The United States will do whatever it can to help pursue those responsible for explosions Wednesday at three hotels in Amman, Jordan, President George W. Bush's spokesman said.
"The president condemns in the strongest possible terms the vicious terrorist attacks against innocent civilians in Amman, Jordan," White House press secretary Scott McClellan said in a statement issued just over three hours after the bombings.
Suicide bombers attacked three hotels frequented by Westerners in the Jordanian capital Wednesday night in nearly simultaneous explosions. Immediate suspicion fell on al-Qaida, which has launched coordinated attacks on high-profile, Western targets in the past.
The bombs exploded about 45 minutes before Bush held a ceremony to honor 14 recipients of the Presidential Medal of Freedom. He was briefed on the attacks shortly after the ceremony ended by Andrew Card, the White House chief of staff, and J.D. Crouch, his deputy national security adviser, McClellan said.

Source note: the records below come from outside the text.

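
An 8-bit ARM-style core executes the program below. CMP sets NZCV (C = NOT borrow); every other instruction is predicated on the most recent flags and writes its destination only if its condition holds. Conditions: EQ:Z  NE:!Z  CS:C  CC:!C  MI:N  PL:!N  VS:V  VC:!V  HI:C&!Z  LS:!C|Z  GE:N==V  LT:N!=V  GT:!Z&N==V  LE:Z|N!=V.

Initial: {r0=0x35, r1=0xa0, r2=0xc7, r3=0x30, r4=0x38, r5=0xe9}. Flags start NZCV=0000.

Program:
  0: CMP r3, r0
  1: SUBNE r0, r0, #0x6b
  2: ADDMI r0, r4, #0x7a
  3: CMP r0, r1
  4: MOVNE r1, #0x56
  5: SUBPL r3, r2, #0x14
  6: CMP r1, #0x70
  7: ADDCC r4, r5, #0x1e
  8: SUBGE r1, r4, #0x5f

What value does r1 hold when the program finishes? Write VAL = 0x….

VAL = 0x56

[0] flags=1000 → (cmp)
[1] flags=1000 NE?T → r0=0xca
[2] flags=1000 MI?T → r0=0xb2
[3] flags=0010 → (cmp)
[4] flags=0010 NE?T → r1=0x56
[5] flags=0010 PL?T → r3=0xb3
[6] flags=1000 → (cmp)
[7] flags=1000 CC?T → r4=0x07
[8] flags=1000 GE?F → skip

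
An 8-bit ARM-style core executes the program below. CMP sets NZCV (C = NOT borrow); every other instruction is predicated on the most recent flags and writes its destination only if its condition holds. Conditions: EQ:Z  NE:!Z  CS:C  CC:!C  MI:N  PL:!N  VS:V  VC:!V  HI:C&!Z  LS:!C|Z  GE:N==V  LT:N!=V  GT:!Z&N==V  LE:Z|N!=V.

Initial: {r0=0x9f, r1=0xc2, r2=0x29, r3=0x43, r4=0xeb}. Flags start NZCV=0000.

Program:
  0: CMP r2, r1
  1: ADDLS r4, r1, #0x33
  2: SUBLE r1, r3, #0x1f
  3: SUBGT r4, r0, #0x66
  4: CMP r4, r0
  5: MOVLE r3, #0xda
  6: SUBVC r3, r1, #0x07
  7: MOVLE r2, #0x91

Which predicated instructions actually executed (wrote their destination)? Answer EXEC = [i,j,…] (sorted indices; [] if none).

EXEC = [1,3]

[0] flags=0000 → (cmp)
[1] flags=0000 LS?T → r4=0xf5
[2] flags=0000 LE?F → skip
[3] flags=0000 GT?T → r4=0x39
[4] flags=1001 → (cmp)
[5] flags=1001 LE?F → skip
[6] flags=1001 VC?F → skip
[7] flags=1001 LE?F → skip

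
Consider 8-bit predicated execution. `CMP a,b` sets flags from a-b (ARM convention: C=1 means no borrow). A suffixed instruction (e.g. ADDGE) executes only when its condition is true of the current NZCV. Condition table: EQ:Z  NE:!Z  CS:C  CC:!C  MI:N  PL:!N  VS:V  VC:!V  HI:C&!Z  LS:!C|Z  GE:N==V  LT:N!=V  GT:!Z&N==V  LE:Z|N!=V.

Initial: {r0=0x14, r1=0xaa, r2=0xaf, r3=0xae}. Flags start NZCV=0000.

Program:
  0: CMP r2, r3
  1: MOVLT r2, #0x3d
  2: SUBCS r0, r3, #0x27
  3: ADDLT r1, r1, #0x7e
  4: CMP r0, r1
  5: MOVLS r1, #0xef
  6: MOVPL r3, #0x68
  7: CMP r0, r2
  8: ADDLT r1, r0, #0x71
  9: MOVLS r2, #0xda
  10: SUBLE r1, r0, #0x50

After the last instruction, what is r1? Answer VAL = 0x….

[0] flags=0010 → (cmp)
[1] flags=0010 LT?F → skip
[2] flags=0010 CS?T → r0=0x87
[3] flags=0010 LT?F → skip
[4] flags=1000 → (cmp)
[5] flags=1000 LS?T → r1=0xef
[6] flags=1000 PL?F → skip
[7] flags=1000 → (cmp)
[8] flags=1000 LT?T → r1=0xf8
[9] flags=1000 LS?T → r2=0xda
[10] flags=1000 LE?T → r1=0x37

VAL = 0x37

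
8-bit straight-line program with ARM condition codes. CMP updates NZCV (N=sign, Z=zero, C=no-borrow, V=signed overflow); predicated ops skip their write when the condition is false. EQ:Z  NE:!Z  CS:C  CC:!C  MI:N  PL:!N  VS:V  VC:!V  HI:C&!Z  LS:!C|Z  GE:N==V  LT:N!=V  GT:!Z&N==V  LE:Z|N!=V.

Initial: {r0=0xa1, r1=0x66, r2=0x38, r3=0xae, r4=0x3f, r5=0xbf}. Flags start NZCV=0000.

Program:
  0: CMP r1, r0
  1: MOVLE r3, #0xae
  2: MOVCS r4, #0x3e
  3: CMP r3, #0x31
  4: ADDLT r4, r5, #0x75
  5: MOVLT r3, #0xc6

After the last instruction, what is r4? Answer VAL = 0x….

VAL = 0x34

[0] flags=1001 → (cmp)
[1] flags=1001 LE?F → skip
[2] flags=1001 CS?F → skip
[3] flags=0011 → (cmp)
[4] flags=0011 LT?T → r4=0x34
[5] flags=0011 LT?T → r3=0xc6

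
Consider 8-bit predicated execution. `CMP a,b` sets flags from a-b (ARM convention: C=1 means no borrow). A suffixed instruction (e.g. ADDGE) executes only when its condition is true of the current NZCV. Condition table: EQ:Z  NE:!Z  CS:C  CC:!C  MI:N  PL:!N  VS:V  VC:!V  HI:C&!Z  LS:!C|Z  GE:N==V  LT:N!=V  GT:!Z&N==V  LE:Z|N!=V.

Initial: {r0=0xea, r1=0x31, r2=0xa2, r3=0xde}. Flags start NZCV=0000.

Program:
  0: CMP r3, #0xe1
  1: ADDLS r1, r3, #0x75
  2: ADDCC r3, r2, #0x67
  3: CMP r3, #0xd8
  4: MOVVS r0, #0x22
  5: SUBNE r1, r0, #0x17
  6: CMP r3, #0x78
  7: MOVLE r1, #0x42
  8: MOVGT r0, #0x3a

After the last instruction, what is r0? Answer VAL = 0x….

VAL = 0xea

0: ✓ CMP  NZCV=1000
1: ✓ ADDLS  r1←0x53
2: ✓ ADDCC  r3←0x09
3: ✓ CMP  NZCV=0000
4: · MOVVS
5: ✓ SUBNE  r1←0xd3
6: ✓ CMP  NZCV=1000
7: ✓ MOVLE  r1←0x42
8: · MOVGT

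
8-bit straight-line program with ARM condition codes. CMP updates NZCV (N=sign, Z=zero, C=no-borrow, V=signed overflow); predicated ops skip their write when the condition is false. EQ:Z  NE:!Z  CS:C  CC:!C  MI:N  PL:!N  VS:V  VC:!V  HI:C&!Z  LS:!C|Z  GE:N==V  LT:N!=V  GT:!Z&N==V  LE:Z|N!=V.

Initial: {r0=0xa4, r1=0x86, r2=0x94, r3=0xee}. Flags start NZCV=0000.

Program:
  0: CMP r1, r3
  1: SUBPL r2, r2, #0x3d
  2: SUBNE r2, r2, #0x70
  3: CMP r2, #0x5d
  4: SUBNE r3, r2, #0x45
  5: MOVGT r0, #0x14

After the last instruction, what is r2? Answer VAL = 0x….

0: ✓ CMP  NZCV=1000
1: · SUBPL
2: ✓ SUBNE  r2←0x24
3: ✓ CMP  NZCV=1000
4: ✓ SUBNE  r3←0xdf
5: · MOVGT

VAL = 0x24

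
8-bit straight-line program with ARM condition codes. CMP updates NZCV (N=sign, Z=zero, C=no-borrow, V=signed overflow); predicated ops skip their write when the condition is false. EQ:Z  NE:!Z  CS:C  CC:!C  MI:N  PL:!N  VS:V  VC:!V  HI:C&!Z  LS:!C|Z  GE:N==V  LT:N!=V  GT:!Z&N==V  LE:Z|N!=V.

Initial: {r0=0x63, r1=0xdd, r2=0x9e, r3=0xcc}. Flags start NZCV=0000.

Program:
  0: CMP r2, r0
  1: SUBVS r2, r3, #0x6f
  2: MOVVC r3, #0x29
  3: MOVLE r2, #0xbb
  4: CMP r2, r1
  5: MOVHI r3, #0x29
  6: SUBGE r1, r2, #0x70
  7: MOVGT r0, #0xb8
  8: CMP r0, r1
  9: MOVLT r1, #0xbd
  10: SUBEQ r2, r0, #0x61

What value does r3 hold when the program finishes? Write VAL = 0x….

VAL = 0xcc

[0] flags=0011 → (cmp)
[1] flags=0011 VS?T → r2=0x5d
[2] flags=0011 VC?F → skip
[3] flags=0011 LE?T → r2=0xbb
[4] flags=1000 → (cmp)
[5] flags=1000 HI?F → skip
[6] flags=1000 GE?F → skip
[7] flags=1000 GT?F → skip
[8] flags=1001 → (cmp)
[9] flags=1001 LT?F → skip
[10] flags=1001 EQ?F → skip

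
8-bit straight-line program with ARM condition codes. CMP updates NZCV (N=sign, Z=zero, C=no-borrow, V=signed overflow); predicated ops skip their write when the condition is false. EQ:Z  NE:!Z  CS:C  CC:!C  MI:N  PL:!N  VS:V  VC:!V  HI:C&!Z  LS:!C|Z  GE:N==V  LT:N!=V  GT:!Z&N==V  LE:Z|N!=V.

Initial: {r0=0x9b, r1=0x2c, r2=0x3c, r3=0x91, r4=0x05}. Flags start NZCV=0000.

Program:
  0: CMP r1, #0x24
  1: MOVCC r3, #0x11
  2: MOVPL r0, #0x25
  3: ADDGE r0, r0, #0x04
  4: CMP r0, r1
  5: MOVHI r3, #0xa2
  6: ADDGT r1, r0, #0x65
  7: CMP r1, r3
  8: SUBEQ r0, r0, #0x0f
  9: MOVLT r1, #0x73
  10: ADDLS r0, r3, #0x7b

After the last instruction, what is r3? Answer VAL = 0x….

[0] flags=0010 → (cmp)
[1] flags=0010 CC?F → skip
[2] flags=0010 PL?T → r0=0x25
[3] flags=0010 GE?T → r0=0x29
[4] flags=1000 → (cmp)
[5] flags=1000 HI?F → skip
[6] flags=1000 GT?F → skip
[7] flags=1001 → (cmp)
[8] flags=1001 EQ?F → skip
[9] flags=1001 LT?F → skip
[10] flags=1001 LS?T → r0=0x0c

VAL = 0x91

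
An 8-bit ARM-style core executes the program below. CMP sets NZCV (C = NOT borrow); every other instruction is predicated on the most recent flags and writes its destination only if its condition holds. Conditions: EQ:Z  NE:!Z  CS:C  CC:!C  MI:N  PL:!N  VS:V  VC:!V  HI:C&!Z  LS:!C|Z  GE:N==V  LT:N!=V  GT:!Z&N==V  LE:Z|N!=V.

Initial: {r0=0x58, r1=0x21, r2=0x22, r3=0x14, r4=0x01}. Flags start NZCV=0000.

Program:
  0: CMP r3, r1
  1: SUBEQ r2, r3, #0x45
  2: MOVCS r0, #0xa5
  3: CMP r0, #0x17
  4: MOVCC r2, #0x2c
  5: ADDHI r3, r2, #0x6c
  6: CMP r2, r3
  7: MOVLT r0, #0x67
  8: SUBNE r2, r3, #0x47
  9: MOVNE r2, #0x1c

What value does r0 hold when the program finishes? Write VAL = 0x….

[0] flags=1000 → (cmp)
[1] flags=1000 EQ?F → skip
[2] flags=1000 CS?F → skip
[3] flags=0010 → (cmp)
[4] flags=0010 CC?F → skip
[5] flags=0010 HI?T → r3=0x8e
[6] flags=1001 → (cmp)
[7] flags=1001 LT?F → skip
[8] flags=1001 NE?T → r2=0x47
[9] flags=1001 NE?T → r2=0x1c

VAL = 0x58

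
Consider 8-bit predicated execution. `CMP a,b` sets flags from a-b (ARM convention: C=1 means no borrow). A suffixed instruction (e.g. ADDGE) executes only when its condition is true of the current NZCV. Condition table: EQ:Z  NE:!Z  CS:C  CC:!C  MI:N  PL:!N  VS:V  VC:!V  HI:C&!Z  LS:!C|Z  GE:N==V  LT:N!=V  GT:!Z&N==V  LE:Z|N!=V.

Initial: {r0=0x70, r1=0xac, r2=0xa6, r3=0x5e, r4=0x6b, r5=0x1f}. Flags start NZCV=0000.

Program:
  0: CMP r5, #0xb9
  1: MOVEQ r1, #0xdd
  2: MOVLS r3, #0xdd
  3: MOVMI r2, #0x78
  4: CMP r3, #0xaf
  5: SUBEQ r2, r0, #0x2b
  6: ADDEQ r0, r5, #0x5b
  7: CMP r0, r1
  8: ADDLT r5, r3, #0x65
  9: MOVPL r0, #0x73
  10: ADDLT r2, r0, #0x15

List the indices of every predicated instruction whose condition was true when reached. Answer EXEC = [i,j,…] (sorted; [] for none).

[0] flags=0000 → (cmp)
[1] flags=0000 EQ?F → skip
[2] flags=0000 LS?T → r3=0xdd
[3] flags=0000 MI?F → skip
[4] flags=0010 → (cmp)
[5] flags=0010 EQ?F → skip
[6] flags=0010 EQ?F → skip
[7] flags=1001 → (cmp)
[8] flags=1001 LT?F → skip
[9] flags=1001 PL?F → skip
[10] flags=1001 LT?F → skip

EXEC = [2]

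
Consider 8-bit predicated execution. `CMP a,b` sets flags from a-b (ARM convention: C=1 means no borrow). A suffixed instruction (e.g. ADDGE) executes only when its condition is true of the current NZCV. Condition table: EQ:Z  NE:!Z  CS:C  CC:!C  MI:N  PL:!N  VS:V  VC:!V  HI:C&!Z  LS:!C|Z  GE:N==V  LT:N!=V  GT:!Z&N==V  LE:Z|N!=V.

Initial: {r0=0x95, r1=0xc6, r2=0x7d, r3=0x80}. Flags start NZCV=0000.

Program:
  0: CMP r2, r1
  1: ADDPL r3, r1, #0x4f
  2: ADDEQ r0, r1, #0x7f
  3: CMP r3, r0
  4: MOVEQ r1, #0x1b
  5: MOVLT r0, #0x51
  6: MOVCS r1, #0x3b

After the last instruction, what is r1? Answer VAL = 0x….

VAL = 0xc6

0: ✓ CMP  NZCV=1001
1: · ADDPL
2: · ADDEQ
3: ✓ CMP  NZCV=1000
4: · MOVEQ
5: ✓ MOVLT  r0←0x51
6: · MOVCS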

Bush issued condolences to the people of Jordan and King Abdullah, one of his strongest allies in the Middle East, through his spokesman's statement.
"We hope for the recovery of those wounded in these attacks, and offer our prayers for the victims and their families," McClellan said. "Jordan is a close friend of the United States, and we will offer every possible form of cooperation in investigating these attacks and assisting in efforts to bring these terrorists to justice."